1.3 SpliceScape: Genome Index Generation with STAR - labbces/SpliceScape GitHub Wiki

Before any sequencing reads can be aligned to a reference genome, a specialized index of that genome must be created. This step is a prerequisite for the mapping stage. The GENOME_GENERATE_STAR process handles this crucial, one-time setup for each new genome.

This process uses the STAR (Spliced Transcripts Alignment to a Reference) aligner in genomeGenerate mode to build the index files. Once an index for a specific genome is successfully created, Nextflow's caching mechanism will automatically reuse it in subsequent pipeline runs, saving significant time.

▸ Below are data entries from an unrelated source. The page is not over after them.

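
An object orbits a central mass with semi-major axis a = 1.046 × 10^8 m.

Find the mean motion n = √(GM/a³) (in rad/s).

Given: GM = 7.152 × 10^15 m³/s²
a = 1.046 × 10^8 m
GM = 7.152 × 10^15 m³/s²
a³ = 1.14445 × 10^24 m³
GM/a³ = (7.152 × 10^15) / (1.14445 × 10^24) = 6.24932 × 10^-9 s⁻²
n = √(GM/a³) = 7.90526 × 10^-5 rad/s ≈ 7.905 × 10^-5 rad/s

Final answer: n = 7.905 × 10^-5 rad/s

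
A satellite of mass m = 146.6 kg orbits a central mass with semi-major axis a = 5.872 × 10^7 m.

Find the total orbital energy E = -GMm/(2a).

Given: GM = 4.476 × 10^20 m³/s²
a = 5.872 × 10^7 m
GM = 4.476 × 10^20 m³/s²
2a = 1.1744 × 10^8 m
GMm = 4.476 × 10^20 × 146.6 = 6.56182 × 10^22 m³·kg/s²
E = −GMm/(2a) = -5.58738 × 10^14 J ≈ -558.7 TJ

Final answer: -558.7 TJ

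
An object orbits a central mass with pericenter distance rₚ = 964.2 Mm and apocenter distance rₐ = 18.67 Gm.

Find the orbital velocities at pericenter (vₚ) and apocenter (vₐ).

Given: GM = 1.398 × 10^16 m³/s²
rₚ = 964.2 Mm = 9.642 × 10^8 m
rₐ = 18.67 Gm = 1.867 × 10^10 m
GM = 1.398 × 10^16 m³/s²
a = (rₚ + rₐ)/2 = 9.8171 × 10^9 m
Vis-viva: v² = GM (2/r − 1/a)
vₚ² = 1.398 × 10^16 × (2.07426 × 10^-9 − 1.01863 × 10^-10) = 2.75741 × 10^7 m²/s²
vₚ = 5251.1 m/s ≈ 5.251 km/s
vₐ² = 1.398 × 10^16 × (1.07124 × 10^-10 − 1.01863 × 10^-10) = 73543.9 m²/s²
vₐ = 271.19 m/s ≈ 271.2 m/s

Final answer: vₚ = 5.251 km/s, vₐ = 271.2 m/s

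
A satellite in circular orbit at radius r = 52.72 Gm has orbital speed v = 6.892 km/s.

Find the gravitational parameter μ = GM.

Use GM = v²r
r = 52.72 Gm = 5.272 × 10^10 m
v = 6.892 km/s = 6892 m/s
v² = 4.74997 × 10^7 m²/s²
GM = v²r = 4.74997 × 10^7 × 5.272 × 10^10 = 2.50418 × 10^18 m³/s²
GM ≈ 2.504 × 10^18 m³/s²

Final answer: GM = 2.504 × 10^18 m³/s²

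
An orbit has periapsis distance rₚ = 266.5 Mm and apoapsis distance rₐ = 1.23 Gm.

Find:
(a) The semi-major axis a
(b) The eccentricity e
rₚ = 266.5 Mm = 2.665 × 10^8 m
rₐ = 1.23 Gm = 1.23 × 10^9 m
(a) a = (rₚ + rₐ)/2 = 7.4825 × 10^8 m ≈ 748.2 Mm
(b) e = (rₐ − rₚ)/(rₐ + rₚ) = (9.635 × 10^8) / (1.4965 × 10^9) = 0.643836

Final answer:
(a) a = 748.2 Mm
(b) e = 0.6438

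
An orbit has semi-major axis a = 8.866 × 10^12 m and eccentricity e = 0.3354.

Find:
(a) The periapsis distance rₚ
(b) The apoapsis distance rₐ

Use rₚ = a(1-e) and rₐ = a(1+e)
a = 8.866 × 10^12 m
e = 0.3354:  1 − e = 0.6646,  1 + e = 1.3354
(a) rₚ = a(1 − e) = 8.866 × 10^12 m × 0.6646 = 5.89234 × 10^12 m ≈ 5.892 × 10^12 m
(b) rₐ = a(1 + e) = 8.866 × 10^12 m × 1.3354 = 1.18397 × 10^13 m ≈ 1.184 × 10^13 m

Final answer:
(a) rₚ = 5.892 × 10^12 m
(b) rₐ = 1.184 × 10^13 m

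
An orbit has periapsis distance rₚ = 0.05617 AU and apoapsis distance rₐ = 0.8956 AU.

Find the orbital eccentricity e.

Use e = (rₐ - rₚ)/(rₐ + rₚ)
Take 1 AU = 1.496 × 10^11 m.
rₚ = 0.05617 AU = 8.40303 × 10^9 m
rₐ = 0.8956 AU = 1.33982 × 10^11 m
rₐ − rₚ = 1.25579 × 10^11 m
rₐ + rₚ = 1.42385 × 10^11 m
e = (rₐ − rₚ)/(rₐ + rₚ) = 0.881967

Final answer: e = 0.882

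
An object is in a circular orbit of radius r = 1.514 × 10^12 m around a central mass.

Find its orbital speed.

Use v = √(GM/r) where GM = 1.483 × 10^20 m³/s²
r = 1.514 × 10^12 m
GM = 1.483 × 10^20 m³/s²
GM/r = (1.483 × 10^20) / (1.514 × 10^12) = 9.79524 × 10^7 m²/s²
v = √(GM/r) = 9897.09 m/s ≈ 9.897 km/s

Final answer: 9.897 km/s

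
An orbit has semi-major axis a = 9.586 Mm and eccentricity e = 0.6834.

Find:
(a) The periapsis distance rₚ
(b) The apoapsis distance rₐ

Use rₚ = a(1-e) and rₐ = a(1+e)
a = 9.586 Mm = 9.586 × 10^6 m
e = 0.6834:  1 − e = 0.3166,  1 + e = 1.6834
(a) rₚ = a(1 − e) = 9.586 × 10^6 m × 0.3166 = 3.03493 × 10^6 m ≈ 3.035 Mm
(b) rₐ = a(1 + e) = 9.586 × 10^6 m × 1.6834 = 1.61371 × 10^7 m ≈ 16.14 Mm

Final answer:
(a) rₚ = 3.035 Mm
(b) rₐ = 16.14 Mm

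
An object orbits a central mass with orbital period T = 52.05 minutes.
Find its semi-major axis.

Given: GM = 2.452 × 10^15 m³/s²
T = 52.05 minutes = 3123 s
GM = 2.452 × 10^15 m³/s²
Kepler's third law: a³ = GM T² / (4π²)
T² = 9.75313 × 10^6 s²
a³ = (2.452 × 10^15) × (9.75313 × 10^6) / (4π²) = 6.05766 × 10^20 m³
a = (a³)^(1/3) = 8.46126 × 10^6 m ≈ 8.461 Mm

Final answer: 8.461 Mm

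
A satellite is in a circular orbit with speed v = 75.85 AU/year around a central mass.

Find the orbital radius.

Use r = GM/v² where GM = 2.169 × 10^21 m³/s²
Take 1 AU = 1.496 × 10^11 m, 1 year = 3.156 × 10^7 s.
v = 75.85 AU/year = 359542 m/s
GM = 2.169 × 10^21 m³/s²
v² = 1.29271 × 10^11 m²/s²
r = GM/v² = (2.169 × 10^21) / (1.29271 × 10^11) = 1.67787 × 10^10 m ≈ 0.1122 AU

Final answer: 0.1122 AU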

Process 4: GENOME_GENERATE_STAR

  • Inputs and Outputs
Type Description
Input 1. Path to the reference genome FASTA file (.fa).
2. Path to the genome annotation file (.gff3). 3. The number of threads to use, specified in the config file.
Output A directory containing all the files that constitute the STAR genome index. This directory is then passed to the mapping process.

Key STAR Parameters

The script uses specific STAR flags to ensure an optimal genome index is built for RNA-seq analysis:

STAR Flag Function
--runMode genomeGenerate Instructs STAR to build a new genome index instead of performing read alignment.
--sjdbGTFfile This is a critical parameter for splicing analysis. It provides STAR with a GFF3 file containing known gene annotations. STAR uses this information to build a database of known splice junctions, which significantly increases its accuracy and sensitivity when mapping reads across exon-exon boundaries in the next stage.
--runThreadN Specifies the number of CPU cores to use, allowing for faster, multi-threaded index generation.
--genomeDir The output directory where the generated index files will be stored.

Key Process Features

Critical Error Handling

This process is essential for the entire pipeline. Therefore, it is configured with a strict error strategy:

  • errorStrategy 'finish': If the genome index generation fails for any reason, the entire pipeline will stop. This prevents wasted computational resources, as no downstream mapping steps can proceed without a valid index.

Reusability and Caching

  • The generated index is saved to the directory specified by publishDir (e.g., <output>/genomeGenerate). Nextflow's caching (cache 'lenient') ensures that if you re-run the pipeline with the same genome, this step will be skipped, and the previously generated index will be used, making subsequent analyses much faster.